Distribution of atomic rearrangement vectors in a metallic glass

TL;DR

This study uses molecular dynamics simulations to analyze atomic rearrangements in metallic glasses, revealing a power-law distribution of cage-breaking probabilities and insights into the accessible rearrangement vectors related to activation barriers.

Contribution

It provides detailed statistical analysis of atomic rearrangements and their activation barriers in metallic glasses, highlighting the relationship between energy barriers and rearrangement pathways.

Findings

Majority of atoms are strongly caged with few high-propensity rearrangements.

Atoms with lower activation barriers explore fewer rearrangement vectors.

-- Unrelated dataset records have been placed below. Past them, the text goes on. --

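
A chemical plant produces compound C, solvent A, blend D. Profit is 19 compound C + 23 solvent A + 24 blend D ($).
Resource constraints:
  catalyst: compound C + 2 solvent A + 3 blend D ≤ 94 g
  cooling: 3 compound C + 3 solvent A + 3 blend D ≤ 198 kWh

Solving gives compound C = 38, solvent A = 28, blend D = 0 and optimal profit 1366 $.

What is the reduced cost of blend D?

-3

Both catalyst and cooling are binding at x*.
From A_Bᵀ y = c: 1·y_catalyst + 3·y_cooling = 19; 2·y_catalyst + 3·y_cooling = 23.
→ y_catalyst = 4 and y_cooling = 5.
Reduced cost of blend D: c₃ − yᵀa₃ = 24 − (4·3 + 5·3) = 24 − 27 = -3.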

Rearrangement probability follows a power-law distribution.

Abstract

Short-timescale atomic rearrangements are fundamental to the kinetics of glasses and frequently dominated by one atom moving significantly (a rearrangement), while others relax only modestly. The rates and directions of such rearrangements (or hops) are dominated by the distributions of activation barriers (Eact) for rearrangement for a single atom and how those distributions vary across the atoms in the system. We have used molecular dynamics simulations of Cu50Zr50 metallic glass below Tg in an isoconfigurational ensemble to catalog the ensemble of rearrangements from thousands of sites. The majority of atoms are strongly caged by their neighbors, but a tiny fraction has a very high propensity for rearrangement, which leads to a power-law variation in the cage-breaking probability for the atoms in the model. In addition, atoms generally have multiple accessible rearrangement vectors, each with its own Eact. However, atoms with lower Eact (or higher rearrangement rates) generally explored fewer possible rearrangement vectors, as the low Eact path is explored far more than others. We discuss how our results influence future modeling efforts to predict the rearrangement vector of a hopping atom.